Лифтер остановил кабину и оттянул для них дверцу. Затем стал ждать, пока они выйдут. Джо глазел на Розу с какой-то странной пристальностью, и девушке показалось (или, возможно, она просто этого пожелала), что в его глазах поблескивает лукавство.

– Десятый, – сказал лифтер.

– Я очень о многом передумал, – повторил Джо.

– Десятый, сэр, – еще раз напомнил лифтер.

В квартире оказался роскошный вид на Нью-Джерси из окон по одну сторону, золоченая сантехника в большей из двух ванных комнат, а также паркетные полы, головокружительные, математически точные. Спален было аж целых три штуки плюс библиотека с полками по трем стенам от пола до потолка. Вообще в каждой комнате имелась по меньшей мере одна встроенная книжная полка. Роза дважды осмотрела все комнаты, решительно неспособная удержаться от мечтаний о жизни в этой квартире – высоко над полоской Манхэттена с тамошними фрейдистскими психоаналитиками, первыми виолончелистами и судьями апелляционных судов. Да, они вполне смогли бы здесь ужиться, она, Джо и Томас, а со временем, кто знает, появился бы еще ребенок, спокойный и пухлый, как ангелочек.

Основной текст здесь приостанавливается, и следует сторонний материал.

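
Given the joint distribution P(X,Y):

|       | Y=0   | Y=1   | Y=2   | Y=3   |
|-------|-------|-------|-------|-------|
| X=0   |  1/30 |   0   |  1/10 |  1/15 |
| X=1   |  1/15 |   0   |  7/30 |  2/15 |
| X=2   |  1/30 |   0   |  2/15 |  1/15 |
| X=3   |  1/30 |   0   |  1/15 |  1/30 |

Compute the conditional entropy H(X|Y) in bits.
1.8578 bits

H(X|Y) = H(X,Y) - H(Y)

H(X,Y) = -Σ_{x,y} P(x,y) log₂ P(x,y). Per-cell terms -P(x,y)·log₂P(x,y):
  X=0: 0.1635630, 0.0000000, 0.3321928, 0.2604594
  X=1: 0.2604594, 0.0000000, 0.4898917, 0.3875854
  X=2: 0.1635630, 0.0000000, 0.3875854, 0.2604594
  X=3: 0.1635630, 0.0000000, 0.2604594, 0.1635630
  (cells with P = 0 contribute 0)
Sum of the 16 terms: H(X,Y) = 3.293345 bits

Marginal of Y (column sums):
  P(Y=0) = 1/30 + 1/15 + 1/30 + 1/30 = 1/6
  P(Y=1) = 0 + 0 + 0 + 0 = 0
  P(Y=2) = 1/10 + 7/30 + 2/15 + 1/15 = 8/15
  P(Y=3) = 1/15 + 2/15 + 1/15 + 1/30 = 3/10
H(Y) = -[(1/6)·log₂(1/6) + (8/15)·log₂(8/15) + (3/10)·log₂(3/10)]   (outcomes with P = 0 contribute 0)
  = 0.4308271 + 0.4836750 + 0.5210897 = 1.435592 bits

H(X|Y) = H(X,Y) - H(Y) = 3.293345 - 1.435592 = 1.8578 bits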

– Ну ладно, так что ты хотел мне подарить? – Роза больше не могла удерживаться от вопроса. В карманах у Джо никаких заметных выпуклостей не проглядывало. Подарок должен был скрываться под тонким сукном его пальто. Или это было что-то совсем малюсенькое. Вроде обручального кольца. Не собирался ли он сделать ей предложение? А если так, что ей следовало ответить?

– Нет, – возразил Джо. – Ты первая.

– Это портрет, – сказала Роза. – Твой портрет.

– Еще один? Но я для него не позировал.

– Надо же, как странно, – поддразнила она его. А затем развязала тесемку, поднося картину к каминной решетке.

Роза уже сделала два портрета Джо. Для первого он позировал в рубашке с короткими рукавами и жилете, развалившись в кожаном кресле в той самой облицованной темными панелями гостиной, где они впервые познакомились. На той картине его пиджак свисал со спинки кресла, из кармана торчала свернутая в рулон газета, а сам Джо опирался о подлокотник, слегка склонив набок голову с длинным, точно у борзой, лицом. Пальцы правой руки он слегка прижимал к виску. Закинув ногу на ногу, Джо напрочь игнорировал сигарету в левой руке. Кисть Розы удачно поймана иней пепла на лацкане его пиджака, недостающую пуговицу жилета, а главное – нежное, слегка вызывающее нетерпение в его глазах, посредством которого Джо недвусмысленно намекал художнице, что минимум через час намерен как следует ее оттрахать. На втором портрете Джо был изображен за своим чертежным столом в их с Сэмми квартире. Лист картона перед ним уже частично заполнен панелями: если приглядеться повнимательней, на одной из панелей можно различить Лунную Бабочку в полете. Длинной и тонкой кисточкой Джо тянется к стоящей рядом с ним на табурете бутылочке туши. Стол, купленный Джо из шестых или седьмых рук; вскоре после его прибытия в Нью-Йорк, за эти месяцы и годы прилично покрылся коркой и созвездиями расплесканной краски. Рукава Джо закатаны до локтей, а несколько черных прядей болтаются над его высоким лбом. Всякому очевидно, что кончик его галстука расположился в опасной близости от свежего мазка туши на бумаге, а на щеке у Джо заметен лейкопластырь поверх каких-то розовых царапин. На этом портрете выражение его лица безмятежное, почти отсутствующее. Все внимание Джо сосредоточено на щетинках кисточки, которую он собирается макнуть в угольно-черную тушь.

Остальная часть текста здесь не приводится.